Air Arabia, the Middle East’s largest low-cost carrier, has announced new airlines in Pakistan and Armenia in recent months. Air Arabia Abu Dhabi, a joint venture with Etihad Airways, already flies between the United Arab Emirates and several destinations in South Asia.
“There are too many small players in the LCC (low cost carrier) market in the region and around us,” Ali said, adding that airline partnerships in the past involved “signing a piece of paper “without real commitment or money. “They tend to work for a while, but they fail very quickly – unless you invest in something, you don’t care.”
Air Arabia covered around 40% of its fuel needs, which helped the airline maintain competitive ticket prices. “We dithered for a number of years – sometimes it stings you, but sometimes it worked for us,” Ali said. “I wish the industry was such that when the price of oil goes up you can adjust your prices accordingly, but that’s not the case.

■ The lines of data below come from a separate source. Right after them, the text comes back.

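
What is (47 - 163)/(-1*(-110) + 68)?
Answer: -58/89 ≈ -0.65169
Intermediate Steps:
(47 - 163)/(-1*(-110) + 68) = -116/(110 + 68) = -116/178 = -116*1/178 = -58/89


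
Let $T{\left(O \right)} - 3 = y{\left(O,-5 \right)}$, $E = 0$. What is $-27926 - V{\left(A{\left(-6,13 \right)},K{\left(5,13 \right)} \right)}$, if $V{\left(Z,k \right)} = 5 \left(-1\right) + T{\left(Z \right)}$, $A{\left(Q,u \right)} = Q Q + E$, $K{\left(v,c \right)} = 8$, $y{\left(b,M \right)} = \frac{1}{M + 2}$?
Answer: $- \frac{83771}{3} \approx -27924.0$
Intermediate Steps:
$y{\left(b,M \right)} = \frac{1}{2 + M}$
$T{\left(O \right)} = \frac{8}{3}$ ($T{\left(O \right)} = 3 + \frac{1}{2 - 5} = 3 + \frac{1}{-3} = 3 - \frac{1}{3} = \frac{8}{3}$)
$A{\left(Q,u \right)} = Q^{2}$ ($A{\left(Q,u \right)} = Q Q + 0 = Q^{2} + 0 = Q^{2}$)
$V{\left(Z,k \right)} = - \frac{7}{3}$ ($V{\left(Z,k \right)} = 5 \left(-1\right) + \frac{8}{3} = -5 + \frac{8}{3} = - \frac{7}{3}$)
$-27926 - V{\left(A{\left(-6,13 \right)},K{\left(5,13 \right)} \right)} = -27926 - - \frac{7}{3} = -27926 + \frac{7}{3} = - \frac{83771}{3}$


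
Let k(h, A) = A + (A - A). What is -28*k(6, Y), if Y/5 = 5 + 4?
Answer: -1260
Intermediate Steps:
Y = 45 (Y = 5*(5 + 4) = 5*9 = 45)
k(h, A) = A (k(h, A) = A + 0 = A)
-28*k(6, Y) = -28*45 = -14*90 = -1260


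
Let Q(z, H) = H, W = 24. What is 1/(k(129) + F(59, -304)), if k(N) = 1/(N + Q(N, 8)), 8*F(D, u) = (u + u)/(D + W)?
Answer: -11371/10329 ≈ -1.1009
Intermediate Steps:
F(D, u) = u/(4*(24 + D)) (F(D, u) = ((u + u)/(D + 24))/8 = ((2*u)/(24 + D))/8 = (2*u/(24 + D))/8 = u/(4*(24 + D)))
k(N) = 1/(8 + N) (k(N) = 1/(N + 8) = 1/(8 + N))
1/(k(129) + F(59, -304)) = 1/(1/(8 + 129) + (1/4)*(-304)/(24 + 59)) = 1/(1/137 + (1/4)*(-304)/83) = 1/(1/137 + (1/4)*(-304)*(1/83)) = 1/(1/137 - 76/83) = 1/(-10329/11371) = -11371/10329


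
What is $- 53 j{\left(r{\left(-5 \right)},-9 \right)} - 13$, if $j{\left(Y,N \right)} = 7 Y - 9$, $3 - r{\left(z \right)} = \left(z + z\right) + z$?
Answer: $-6214$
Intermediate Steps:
$r{\left(z \right)} = 3 - 3 z$ ($r{\left(z \right)} = 3 - \left(\left(z + z\right) + z\right) = 3 - \left(2 z + z\right) = 3 - 3 z$)
$j{\left(Y,N \right)} = -9 + 7 Y$
$- 53 j{\left(r{\left(-5 \right)},-9 \right)} - 13 = - 53 \left(-9 + 7 \left(3 - -15\right)\right) - 13 = - 53 \left(-9 + 7 \left(3 + 15\right)\right) - 13 = - 53 \left(-9 + 7 \cdot 18\right) - 13 = - 53 \left(-9 + 126\right) - 13 = \left(-53\right) 117 - 13 = -6201 - 13 = -6214$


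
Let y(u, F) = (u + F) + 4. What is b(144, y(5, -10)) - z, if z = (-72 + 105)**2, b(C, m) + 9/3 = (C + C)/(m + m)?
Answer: -1236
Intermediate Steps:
y(u, F) = 4 + F + u (y(u, F) = (F + u) + 4 = 4 + F + u)
b(C, m) = -3 + C/m (b(C, m) = -3 + (C + C)/(m + m) = -3 + (2*C)/((2*m)) = -3 + (2*C)*(1/(2*m)) = -3 + C/m)
z = 1089 (z = 33**2 = 1089)
b(144, y(5, -10)) - z = (-3 + 144/(4 - 10 + 5)) - 1*1089 = (-3 + 144/(-1)) - 1089 = (-3 + 144*(-1)) - 1089 = (-3 - 144) - 1089 = -147 - 1089 = -1236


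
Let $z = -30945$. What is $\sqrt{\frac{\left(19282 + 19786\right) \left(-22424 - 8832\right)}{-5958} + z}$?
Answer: $\frac{\sqrt{171580320719}}{993} \approx 417.14$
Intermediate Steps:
$\sqrt{\frac{\left(19282 + 19786\right) \left(-22424 - 8832\right)}{-5958} + z} = \sqrt{\frac{\left(19282 + 19786\right) \left(-22424 - 8832\right)}{-5958} - 30945} = \sqrt{39068 \left(-31256\right) \left(- \frac{1}{5958}\right) - 30945} = \sqrt{\left(-1221109408\right) \left(- \frac{1}{5958}\right) - 30945} = \sqrt{\frac{610554704}{2979} - 30945} = \sqrt{\frac{518369549}{2979}} = \frac{\sqrt{171580320719}}{993}$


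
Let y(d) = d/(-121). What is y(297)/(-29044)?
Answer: 27/319484 ≈ 8.4511e-5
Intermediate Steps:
y(d) = -d/121 (y(d) = d*(-1/121) = -d/121)
y(297)/(-29044) = -1/121*297/(-29044) = -27/11*(-1/29044) = 27/319484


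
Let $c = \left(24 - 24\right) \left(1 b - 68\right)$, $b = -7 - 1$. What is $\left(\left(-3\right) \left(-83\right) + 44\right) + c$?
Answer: $293$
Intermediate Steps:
$b = -8$
$c = 0$ ($c = \left(24 - 24\right) \left(1 \left(-8\right) - 68\right) = 0 \left(-8 - 68\right) = 0 \left(-76\right) = 0$)
$\left(\left(-3\right) \left(-83\right) + 44\right) + c = \left(\left(-3\right) \left(-83\right) + 44\right) + 0 = \left(249 + 44\right) + 0 = 293 + 0 = 293$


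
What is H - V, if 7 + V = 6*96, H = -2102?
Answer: -2671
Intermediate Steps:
V = 569 (V = -7 + 6*96 = -7 + 576 = 569)
H - V = -2102 - 1*569 = -2102 - 569 = -2671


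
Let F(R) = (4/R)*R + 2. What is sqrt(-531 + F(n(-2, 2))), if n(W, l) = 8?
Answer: 5*I*sqrt(21) ≈ 22.913*I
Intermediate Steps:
F(R) = 6 (F(R) = 4 + 2 = 6)
sqrt(-531 + F(n(-2, 2))) = sqrt(-531 + 6) = sqrt(-525) = 5*I*sqrt(21)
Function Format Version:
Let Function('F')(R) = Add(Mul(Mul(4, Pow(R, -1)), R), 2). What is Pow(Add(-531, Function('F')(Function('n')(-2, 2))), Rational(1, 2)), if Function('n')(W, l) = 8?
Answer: Mul(5, I, Pow(21, Rational(1, 2))) ≈ Mul(22.913, I)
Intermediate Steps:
Function('F')(R) = 6 (Function('F')(R) = Add(4, 2) = 6)
Pow(Add(-531, Function('F')(Function('n')(-2, 2))), Rational(1, 2)) = Pow(Add(-531, 6), Rational(1, 2)) = Pow(-525, Rational(1, 2)) = Mul(5, I, Pow(21, Rational(1, 2)))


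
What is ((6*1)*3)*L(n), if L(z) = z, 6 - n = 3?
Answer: 54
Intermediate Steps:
n = 3 (n = 6 - 1*3 = 6 - 3 = 3)
((6*1)*3)*L(n) = ((6*1)*3)*3 = (6*3)*3 = 18*3 = 54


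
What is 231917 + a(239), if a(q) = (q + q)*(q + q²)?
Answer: 27649997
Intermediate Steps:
a(q) = 2*q*(q + q²) (a(q) = (2*q)*(q + q²) = 2*q*(q + q²))
231917 + a(239) = 231917 + 2*239²*(1 + 239) = 231917 + 2*57121*240 = 231917 + 27418080 = 27649997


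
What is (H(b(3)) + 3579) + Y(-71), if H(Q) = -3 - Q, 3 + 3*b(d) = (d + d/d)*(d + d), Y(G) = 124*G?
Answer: -5235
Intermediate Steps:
b(d) = -1 + 2*d*(1 + d)/3 (b(d) = -1 + ((d + d/d)*(d + d))/3 = -1 + ((d + 1)*(2*d))/3 = -1 + ((1 + d)*(2*d))/3 = -1 + (2*d*(1 + d))/3 = -1 + 2*d*(1 + d)/3)
(H(b(3)) + 3579) + Y(-71) = ((-3 - (-1 + (⅔)*3 + (⅔)*3²)) + 3579) + 124*(-71) = ((-3 - (-1 + 2 + (⅔)*9)) + 3579) - 8804 = ((-3 - (-1 + 2 + 6)) + 3579) - 8804 = ((-3 - 1*7) + 3579) - 8804 = ((-3 - 7) + 3579) - 8804 = (-10 + 3579) - 8804 = 3569 - 8804 = -5235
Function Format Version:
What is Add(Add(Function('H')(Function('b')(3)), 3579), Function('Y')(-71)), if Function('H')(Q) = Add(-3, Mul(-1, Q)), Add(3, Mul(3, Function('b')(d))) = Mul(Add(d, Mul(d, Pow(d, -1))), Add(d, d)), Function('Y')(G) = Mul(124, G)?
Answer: -5235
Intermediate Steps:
Function('b')(d) = Add(-1, Mul(Rational(2, 3), d, Add(1, d))) (Function('b')(d) = Add(-1, Mul(Rational(1, 3), Mul(Add(d, Mul(d, Pow(d, -1))), Add(d, d)))) = Add(-1, Mul(Rational(1, 3), Mul(Add(d, 1), Mul(2, d)))) = Add(-1, Mul(Rational(1, 3), Mul(Add(1, d), Mul(2, d)))) = Add(-1, Mul(Rational(1, 3), Mul(2, d, Add(1, d)))) = Add(-1, Mul(Rational(2, 3), d, Add(1, d))))
Add(Add(Function('H')(Function('b')(3)), 3579), Function('Y')(-71)) = Add(Add(Add(-3, Mul(-1, Add(-1, Mul(Rational(2, 3), 3), Mul(Rational(2, 3), Pow(3, 2))))), 3579), Mul(124, -71)) = Add(Add(Add(-3, Mul(-1, Add(-1, 2, Mul(Rational(2, 3), 9)))), 3579), -8804) = Add(Add(Add(-3, Mul(-1, Add(-1, 2, 6))), 3579), -8804) = Add(Add(Add(-3, Mul(-1, 7)), 3579), -8804) = Add(Add(Add(-3, -7), 3579), -8804) = Add(Add(-10, 3579), -8804) = Add(3569, -8804) = -5235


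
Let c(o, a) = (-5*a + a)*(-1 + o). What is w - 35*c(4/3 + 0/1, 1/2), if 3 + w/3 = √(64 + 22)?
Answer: 43/3 + 3*√86 ≈ 42.154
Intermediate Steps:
c(o, a) = -4*a*(-1 + o) (c(o, a) = (-4*a)*(-1 + o) = -4*a*(-1 + o))
w = -9 + 3*√86 (w = -9 + 3*√(64 + 22) = -9 + 3*√86 ≈ 18.821)
w - 35*c(4/3 + 0/1, 1/2) = (-9 + 3*√86) - 140*1/2*(1 - (4/3 + 0/1)) = (-9 + 3*√86) - 140*1*(½)*(1 - (4*(⅓) + 0*1)) = (-9 + 3*√86) - 140*(1 - (4/3 + 0))/2 = (-9 + 3*√86) - 140*(1 - 1*4/3)/2 = (-9 + 3*√86) - 140*(1 - 4/3)/2 = (-9 + 3*√86) - 140*(-1)/(2*3) = (-9 + 3*√86) - 35*(-⅔) = (-9 + 3*√86) + 70/3 = 43/3 + 3*√86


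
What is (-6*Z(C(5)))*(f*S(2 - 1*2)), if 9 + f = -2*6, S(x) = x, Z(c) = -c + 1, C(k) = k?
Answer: 0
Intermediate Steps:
Z(c) = 1 - c
f = -21 (f = -9 - 2*6 = -9 - 12 = -21)
(-6*Z(C(5)))*(f*S(2 - 1*2)) = (-6*(1 - 1*5))*(-21*(2 - 1*2)) = (-6*(1 - 5))*(-21*(2 - 2)) = (-6*(-4))*(-21*0) = 24*0 = 0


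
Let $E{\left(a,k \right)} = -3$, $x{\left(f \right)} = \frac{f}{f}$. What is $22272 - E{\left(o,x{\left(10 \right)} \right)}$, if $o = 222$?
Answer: $22275$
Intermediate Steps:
$x{\left(f \right)} = 1$
$22272 - E{\left(o,x{\left(10 \right)} \right)} = 22272 - -3 = 22272 + 3 = 22275$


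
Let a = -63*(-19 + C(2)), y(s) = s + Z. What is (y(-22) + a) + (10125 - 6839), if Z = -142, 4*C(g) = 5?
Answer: 16961/4 ≈ 4240.3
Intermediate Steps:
C(g) = 5/4 (C(g) = (¼)*5 = 5/4)
y(s) = -142 + s (y(s) = s - 142 = -142 + s)
a = 4473/4 (a = -63*(-19 + 5/4) = -63*(-71/4) = 4473/4 ≈ 1118.3)
(y(-22) + a) + (10125 - 6839) = ((-142 - 22) + 4473/4) + (10125 - 6839) = (-164 + 4473/4) + 3286 = 3817/4 + 3286 = 16961/4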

With COVID-19 no longer the top concern for airlines, hiring is again front and center, aviation officials say. “We all have to recruit more people now, and a lot of people who stopped working at a certain age, we have to replace them,” Ali said. “It will take time, especially when it comes to technical skills that take a little time to practice. Labor has become a challenge.
“The virus (COVID-19) is getting softer and lighter – there are almost two years of travel backlogs to catch up on,” Ali said. “From that perspective, as countries open up, I think the market will come back.”